How do I best do balanced quoting with Perl's Regexp::Grammars?

Question

Using Damian Conway's Regexp::Grammars, I'm trying to match different balanced quoting ('foo', "foo", but not 'foo") mechanisms -- such as parens, quotes, double quotes, and double dollars. This is the code I'm currently using.

<token: pair>        \'<literal>\'|\"<literal>\"|\$\$<literal>\$\$
<token: literal>    [\S]+

This generally works fine and allows me to say something like:

<rule: quote>            QUOTE <.as>? <pair>

My question is how do I reform the output, to exclude the needles notation for the pair token?

{
  '' => 'QUOTE AS \',\'',
  'quote' => {
               '' => 'QUOTE AS \',\'',
               'pair' => {
                           'literal' => ',',
                           '' => '\',\''
                         }
             }
},

Here, there is obviously no desire to have pair in between, quote, and the literal value of it. Is there a better way to match 'foo', "foo", and $$foo$$, and maybe sometimes ( foo ) without each time creating a needless pair token?

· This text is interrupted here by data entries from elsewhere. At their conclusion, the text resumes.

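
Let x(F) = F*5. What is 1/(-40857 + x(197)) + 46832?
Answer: 1867285503/39872 ≈ 46832.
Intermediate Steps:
x(F) = 5*F
1/(-40857 + x(197)) + 46832 = 1/(-40857 + 5*197) + 46832 = 1/(-40857 + 985) + 46832 = 1/(-39872) + 46832 = -1/39872 + 46832 = 1867285503/39872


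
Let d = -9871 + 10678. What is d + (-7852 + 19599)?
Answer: 12554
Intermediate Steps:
d = 807
d + (-7852 + 19599) = 807 + (-7852 + 19599) = 807 + 11747 = 12554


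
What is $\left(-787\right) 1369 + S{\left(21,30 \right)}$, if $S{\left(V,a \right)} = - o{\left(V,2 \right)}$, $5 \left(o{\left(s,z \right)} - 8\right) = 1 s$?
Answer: $- \frac{5387076}{5} \approx -1.0774 \cdot 10^{6}$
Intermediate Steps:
$o{\left(s,z \right)} = 8 + \frac{s}{5}$ ($o{\left(s,z \right)} = 8 + \frac{1 s}{5} = 8 + \frac{s}{5}$)
$S{\left(V,a \right)} = -8 - \frac{V}{5}$ ($S{\left(V,a \right)} = - (8 + \frac{V}{5}) = -8 - \frac{V}{5}$)
$\left(-787\right) 1369 + S{\left(21,30 \right)} = \left(-787\right) 1369 - \frac{61}{5} = -1077403 - \frac{61}{5} = - \frac{5387076}{5}$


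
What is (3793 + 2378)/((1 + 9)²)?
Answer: 6171/100 ≈ 61.710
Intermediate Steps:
(3793 + 2378)/((1 + 9)²) = 6171/(10²) = 6171/100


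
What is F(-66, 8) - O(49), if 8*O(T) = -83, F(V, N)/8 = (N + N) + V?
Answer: -3117/8 ≈ -389.63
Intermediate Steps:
F(V, N) = 8*V + 16*N (F(V, N) = 8*((N + N) + V) = 8*(2*N + V) = 8*(V + 2*N) = 8*V + 16*N)
O(T) = -83/8 (O(T) = (⅛)*(-83) = -83/8)
F(-66, 8) - O(49) = (8*(-66) + 16*8) - 1*(-83/8) = (-528 + 128) + 83/8 = -400 + 83/8 = -3117/8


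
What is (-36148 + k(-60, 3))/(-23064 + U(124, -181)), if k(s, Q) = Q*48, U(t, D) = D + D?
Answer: 18002/11713 ≈ 1.5369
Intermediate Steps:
U(t, D) = 2*D
k(s, Q) = 48*Q
(-36148 + k(-60, 3))/(-23064 + U(124, -181)) = (-36148 + 48*3)/(-23064 + 2*(-181)) = (-36148 + 144)/(-23064 - 362) = -36004/(-23426) = -36004*(-1/23426) = 18002/11713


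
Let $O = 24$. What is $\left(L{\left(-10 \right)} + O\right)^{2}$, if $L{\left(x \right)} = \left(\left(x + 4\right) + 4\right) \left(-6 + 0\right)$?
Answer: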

Can I preprocess-out that token or fold it into the above? Or, write a better construct entirely that eliminates the need for it?

Answer 1

Use another great module by Damian, Text::Balanced.

Answer 2

Per Damian, the answer was actually in the "Manual result distillation" part of the docs

The correct answer is to tell your <pair> token
to pass the result of each <literal> subrule through as its own
result, using the MATCH=
alias (see: "Manual result distillation" in the module documentation)  like so:

   <token: pair>        \'<MATCH=literal>\' | \"<MATCH=literal>\" |
\$\$<MATCH=literal>\$\$

Here is what the docs say:

Regexp::Grammars also offers full manual control over the distillation process. If you use the reserved word MATCH as the alias for a subrule call [...] Note that, in this second case, even though and are captured to the result-hash, they are not returned, because the MATCH alias overrides the normal "return the result-hash" semantics and returns only what its associated subrule (i.e. ) produces.